OCIE Risk Alert Urges Advisers to be Alert to Risks of Supervised Persons when Designing Compliance and Supervision Frameworks
5 September 2019: The US Securities and Exchange Commission’s (SEC) Office of Compliance Inspections and Examination (OCIE) has published a risk report assessing the practices and processes employed by SEC-registered investment advisers regarding employees with a history of disciplinary events.
The report, published in late July, is driven by the cumulative findings of 50 examinations of advisers in 2017. It focussed on adviser practices in areas including: conflicts of interest, especially whether conflicts of interest were properly disclosed; whether advisers had suitably designed their policies and procedures to detect and prevent violations of the Advisers Act; and the disclosure of documents and whether their contents were full, fair and not misleading.
The examinations uncovered a series of failings across various topics, with nearly all examined advisers receiving deficiency letters. In particular, the examinations found failings in the following key areas:
- Full and fair disclosure. Almost half of deficiencies in this area were the result of firms providing inadequate information regarding disciplinary events. OCIE found an over-reliance on self-reporting meant that disclosures regarding disciplinary actions had often been omitted. Further, advisers had been ambiguous in their reporting and in some instances had provided incomplete, misleading and confusing information about disciplinary actions.
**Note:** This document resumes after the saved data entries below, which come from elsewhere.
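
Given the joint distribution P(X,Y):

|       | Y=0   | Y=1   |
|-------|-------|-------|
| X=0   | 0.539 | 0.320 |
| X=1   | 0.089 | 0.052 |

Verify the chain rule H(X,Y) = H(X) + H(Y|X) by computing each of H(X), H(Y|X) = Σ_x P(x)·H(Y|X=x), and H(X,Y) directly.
H(X) = 0.5869 bits, H(Y|X) = 0.9522 bits, H(X,Y) = 1.5390 bits

Marginal of X (row sums):
  P(X=0) = 0.539 + 0.320 = 0.859
  P(X=1) = 0.089 + 0.052 = 0.141
H(X) = -[0.859·log₂(0.859) + 0.141·log₂(0.141)]
  = 0.1884 + 0.3985 = 0.5869 bits

H(Y|X) = Σ_x P(x)·H(Y|X=x):
  X=0: P(X=0) = 0.859, P(Y|X=0) = (539/859, 320/859) → H(Y|X=0) = 0.9526
  X=1: P(X=1) = 0.141, P(Y|X=1) = (89/141, 52/141) → H(Y|X=1) = 0.9497
H(Y|X) = 0.859·0.9526 + 0.141·0.9497 = 0.9522 bits

H(X,Y) = -Σ_{x,y} P(x,y) log₂ P(x,y). Per-cell terms -P(x,y)·log₂P(x,y):
  X=0: 0.4806, 0.5260
  X=1: 0.3106, 0.2218
Sum of the 4 terms: H(X,Y) = 1.5390 bits

Chain rule check:
  H(X) + H(Y|X) = 0.5869 + 0.9522 = 1.5391 bits
  H(X,Y) = 1.5390 bits
✓ Chain rule verified (Δ = 0.0001 is 4-dp rounding noise: each of the three values was rounded independently).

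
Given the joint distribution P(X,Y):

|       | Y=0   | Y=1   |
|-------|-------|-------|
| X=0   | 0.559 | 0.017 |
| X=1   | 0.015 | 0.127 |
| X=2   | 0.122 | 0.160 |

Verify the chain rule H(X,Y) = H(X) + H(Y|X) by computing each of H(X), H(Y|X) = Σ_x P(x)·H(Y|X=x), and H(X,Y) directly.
H(X) = 1.3733 bits, H(Y|X) = 0.4580 bits, H(X,Y) = 1.8312 bits

Marginal of X (row sums):
  P(X=0) = 0.559 + 0.017 = 0.576
  P(X=1) = 0.015 + 0.127 = 0.142
  P(X=2) = 0.122 + 0.160 = 0.282
H(X) = -[0.576·log₂(0.576) + 0.142·log₂(0.142) + 0.282·log₂(0.282)]
  = 0.458415 + 0.399877 + 0.514998 = 1.3733 bits

H(Y|X) = Σ_x P(x)·H(Y|X=x):
  X=0: P(X=0) = 0.576, P(Y|X=0) = (559/576, 17/576) → H(Y|X=0) = 0.191948
  X=1: P(X=1) = 0.142, P(Y|X=1) = (15/142, 127/142) → H(Y|X=1) = 0.486604
  X=2: P(X=2) = 0.282, P(Y|X=2) = (61/141, 80/141) → H(Y|X=2) = 0.986862
H(Y|X) = 0.576·0.191948 + 0.142·0.486604 + 0.282·0.986862 = 0.4580 bits

H(X,Y) = -Σ_{x,y} P(x,y) log₂ P(x,y). Per-cell terms -P(x,y)·log₂P(x,y):
  X=0: 0.469046, 0.099931
  X=1: 0.090883, 0.378092
  X=2: 0.370276, 0.423017
Sum of the 6 terms: H(X,Y) = 1.8312 bits

Chain rule check:
  H(X) + H(Y|X) = 1.3733 + 0.4580 = 1.8313 bits
  H(X,Y) = 1.8312 bits
✓ Chain rule verified (Δ = 0.0001 is 4-dp rounding noise: each of the three values was rounded independently).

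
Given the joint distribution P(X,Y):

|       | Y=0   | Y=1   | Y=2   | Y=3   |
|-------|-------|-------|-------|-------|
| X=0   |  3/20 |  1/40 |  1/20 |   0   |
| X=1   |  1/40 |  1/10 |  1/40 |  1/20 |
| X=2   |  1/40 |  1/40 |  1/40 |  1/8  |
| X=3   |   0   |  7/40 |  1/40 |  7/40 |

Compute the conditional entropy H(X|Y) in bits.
1.4649 bits

H(X|Y) = H(X,Y) - H(Y)

H(X,Y) = -Σ_{x,y} P(x,y) log₂ P(x,y). Per-cell terms -P(x,y)·log₂P(x,y):
  X=0: 0.41054, 0.13305, 0.21610, 0.00000
  X=1: 0.13305, 0.33219, 0.13305, 0.21610
  X=2: 0.13305, 0.13305, 0.13305, 0.37500
  X=3: 0.00000, 0.44005, 0.13305, 0.44005
  (cells with P = 0 contribute 0)
Sum of the 16 terms: H(X,Y) = 3.3614 bits

Marginal of Y (column sums):
  P(Y=0) = 3/20 + 1/40 + 1/40 + 0 = 1/5
  P(Y=1) = 1/40 + 1/10 + 1/40 + 7/40 = 13/40
  P(Y=2) = 1/20 + 1/40 + 1/40 + 1/40 = 1/8
  P(Y=3) = 0 + 1/20 + 1/8 + 7/40 = 7/20
H(Y) = -[(1/5)·log₂(1/5) + (13/40)·log₂(13/40) + (1/8)·log₂(1/8) + (7/20)·log₂(7/20)]
  = 0.46439 + 0.52698 + 0.37500 + 0.53010 = 1.8965 bits

H(X|Y) = H(X,Y) - H(Y) = 3.3614 - 1.8965 = 1.4649 bits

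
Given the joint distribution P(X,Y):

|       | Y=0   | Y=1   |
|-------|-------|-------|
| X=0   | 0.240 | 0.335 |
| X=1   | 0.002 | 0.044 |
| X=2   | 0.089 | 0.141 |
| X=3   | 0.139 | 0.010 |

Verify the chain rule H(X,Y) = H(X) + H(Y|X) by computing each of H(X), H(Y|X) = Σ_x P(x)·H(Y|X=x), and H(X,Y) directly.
H(X) = 1.5603 bits, H(Y|X) = 0.8498 bits, H(X,Y) = 2.4102 bits

Marginal of X (row sums):
  P(X=0) = 0.240 + 0.335 = 0.575
  P(X=1) = 0.002 + 0.044 = 0.046
  P(X=2) = 0.089 + 0.141 = 0.230
  P(X=3) = 0.139 + 0.010 = 0.149
H(X) = -[0.575·log₂(0.575) + 0.046·log₂(0.046) + 0.230·log₂(0.230) + 0.149·log₂(0.149)]
  = 0.459061 + 0.204342 + 0.487668 + 0.409246 = 1.5603 bits

H(Y|X) = Σ_x P(x)·H(Y|X=x):
  X=0: P(X=0) = 0.575, P(Y|X=0) = (48/115, 67/115) → H(Y|X=0) = 0.980219
  X=1: P(X=1) = 0.046, P(Y|X=1) = (1/23, 22/23) → H(Y|X=1) = 0.258019
  X=2: P(X=2) = 0.230, P(Y|X=2) = (89/230, 141/230) → H(Y|X=2) = 0.962807
  X=3: P(X=3) = 0.149, P(Y|X=3) = (139/149, 10/149) → H(Y|X=3) = 0.355061
H(Y|X) = 0.575·0.980219 + 0.046·0.258019 + 0.230·0.962807 + 0.149·0.355061 = 0.8498 bits

H(X,Y) = -Σ_{x,y} P(x,y) log₂ P(x,y). Per-cell terms -P(x,y)·log₂P(x,y):
  X=0: 0.494134, 0.528552
  X=1: 0.017932, 0.198280
  X=2: 0.310615, 0.398499
  X=3: 0.395711, 0.066439
Sum of the 8 terms: H(X,Y) = 2.4102 bits

Chain rule check:
  H(X) + H(Y|X) = 1.5603 + 0.8498 = 2.4101 bits
  H(X,Y) = 2.4102 bits
✓ Chain rule verified (Δ = 0.0001 is 4-dp rounding noise: each of the three values was rounded independently).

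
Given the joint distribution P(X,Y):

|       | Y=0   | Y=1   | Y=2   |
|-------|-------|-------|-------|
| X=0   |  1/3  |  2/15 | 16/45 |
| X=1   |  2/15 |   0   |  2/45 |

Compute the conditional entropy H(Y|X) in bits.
1.3584 bits

H(Y|X) = H(X,Y) - H(X)

H(X,Y) = -Σ_{x,y} P(x,y) log₂ P(x,y). Per-cell terms -P(x,y)·log₂P(x,y):
  X=0: 0.52832, 0.38759, 0.53044
  X=1: 0.38759, 0.00000, 0.19964
  (cells with P = 0 contribute 0)
Sum of the 6 terms: H(X,Y) = 2.0336 bits

Marginal of X (row sums):
  P(X=0) = 1/3 + 2/15 + 16/45 = 37/45
  P(X=1) = 2/15 + 0 + 2/45 = 8/45
H(X) = -[(37/45)·log₂(37/45) + (8/45)·log₂(8/45)]
  = 0.23220 + 0.44300 = 0.6752 bits

H(Y|X) = H(X,Y) - H(X) = 2.0336 - 0.6752 = 1.3584 bits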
Most firms had failed to deliver timely updates and disclosure documents to their clients.
- Effective compliance programs. OCIE found that the majority of firms had failed to successfully adopt and implement compliance policies and procedures, specifically those concerning the risks associated with hiring individuals with a history of disciplinary action. Firms did not have sufficient processes in place to check whether individuals’ accounts of their own disciplinary records were complete and accurate, nor did they have processes to check whether employees had been truthful in instances where they said they had not been subject to reportable events.
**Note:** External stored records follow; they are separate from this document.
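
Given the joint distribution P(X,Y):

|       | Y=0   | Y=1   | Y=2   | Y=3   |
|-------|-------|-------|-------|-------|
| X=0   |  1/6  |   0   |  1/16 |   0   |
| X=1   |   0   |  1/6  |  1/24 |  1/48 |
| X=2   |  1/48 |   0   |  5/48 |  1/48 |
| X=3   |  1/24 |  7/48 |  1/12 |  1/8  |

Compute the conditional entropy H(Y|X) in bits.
1.3530 bits

H(Y|X) = H(X,Y) - H(X)

H(X,Y) = -Σ_{x,y} P(x,y) log₂ P(x,y). Per-cell terms -P(x,y)·log₂P(x,y):
  X=0: 0.4308, 0.0000, 0.2500, 0.0000
  X=1: 0.0000, 0.4308, 0.1910, 0.1164
  X=2: 0.1164, 0.0000, 0.3399, 0.1164
  X=3: 0.1910, 0.4051, 0.2987, 0.3750
  (cells with P = 0 contribute 0)
Sum of the 16 terms: H(X,Y) = 3.2615 bits

Marginal of X (row sums):
  P(X=0) = 1/6 + 0 + 1/16 + 0 = 11/48
  P(X=1) = 0 + 1/6 + 1/24 + 1/48 = 11/48
  P(X=2) = 1/48 + 0 + 5/48 + 1/48 = 7/48
  P(X=3) = 1/24 + 7/48 + 1/12 + 1/8 = 19/48
H(X) = -[(11/48)·log₂(11/48) + (11/48)·log₂(11/48) + (7/48)·log₂(7/48) + (19/48)·log₂(19/48)]
  = 0.4871 + 0.4871 + 0.4051 + 0.5292 = 1.9085 bits

H(Y|X) = H(X,Y) - H(X) = 3.2615 - 1.9085 = 1.3530 bits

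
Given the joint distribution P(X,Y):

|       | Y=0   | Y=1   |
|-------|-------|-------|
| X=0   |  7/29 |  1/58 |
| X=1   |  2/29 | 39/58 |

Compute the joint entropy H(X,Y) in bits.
1.2471 bits

H(X,Y) = -Σ_{x,y} P(x,y) log₂ P(x,y). Per-cell terms -P(x,y)·log₂P(x,y):
  X=0: 0.4950, 0.1010
  X=1: 0.2661, 0.3850
Sum of the 4 terms: H(X,Y) = 1.2471 bits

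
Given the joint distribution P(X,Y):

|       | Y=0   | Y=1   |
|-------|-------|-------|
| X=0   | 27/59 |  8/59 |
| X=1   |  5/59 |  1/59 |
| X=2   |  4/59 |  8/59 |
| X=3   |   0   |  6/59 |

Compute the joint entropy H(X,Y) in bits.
2.2979 bits

H(X,Y) = -Σ_{x,y} P(x,y) log₂ P(x,y). Per-cell terms -P(x,y)·log₂P(x,y):
  X=0: 0.51609, 0.39087
  X=1: 0.30176, 0.09971
  X=2: 0.26323, 0.39087
  X=3: 0.00000, 0.33536
  (cells with P = 0 contribute 0)
Sum of the 8 terms: H(X,Y) = 2.2979 bits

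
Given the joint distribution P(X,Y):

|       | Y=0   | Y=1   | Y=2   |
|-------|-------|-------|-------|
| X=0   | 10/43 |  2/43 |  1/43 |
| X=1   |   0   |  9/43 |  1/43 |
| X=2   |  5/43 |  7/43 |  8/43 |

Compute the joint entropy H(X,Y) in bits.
2.6586 bits

H(X,Y) = -Σ_{x,y} P(x,y) log₂ P(x,y). Per-cell terms -P(x,y)·log₂P(x,y):
  X=0: 0.48938, 0.20587, 0.12619
  X=1: 0.00000, 0.47226, 0.12619
  X=2: 0.36097, 0.42633, 0.45140
  (cells with P = 0 contribute 0)
Sum of the 9 terms: H(X,Y) = 2.6586 bits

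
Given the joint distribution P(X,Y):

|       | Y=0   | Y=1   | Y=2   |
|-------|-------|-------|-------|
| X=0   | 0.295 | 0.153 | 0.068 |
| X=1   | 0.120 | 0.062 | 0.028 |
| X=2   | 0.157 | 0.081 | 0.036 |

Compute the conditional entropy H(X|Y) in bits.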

- Supervision. OCIE’s staff reported that, in a number of instances, supervised persons were not adequately supervised and expected standards of business conduct had not been set. In some cases, the activities of supervised persons were not sufficiently monitored, which meant that they had been given free rein to operate in a self-directed manner that was inconsistent with the advisers’ policies and procedures.
- Oversight. Advisers failed to ensure that supervised persons were executing their duties as prescribed. Some individuals had been allocated particular roles and responsibilities, but advisers had failed to implement a system that made sure the duties were being performed accordingly.
In light of the findings, OCIE recommends that advisers that hire or employ supervised persons with disciplinary histories take steps to ensure these failings don’t arise. Suggestions include the creation of specific and clear policies and procedures, the enhancement of due diligence practices, establishing heightened supervision practices and adopting written policies and procedures to address client complaints related to supervised persons.
Ultimately, OCIE encourages advisers, when designing and implementing their compliance and supervision frameworks, to consider the risks presented by hiring and employing supervised persons with disciplinary histories, and to adopt policies and procedures to address those risks. In response to these observations, OCIE reports that some advisers have since amended their disclosures and reviewed their compliance policies.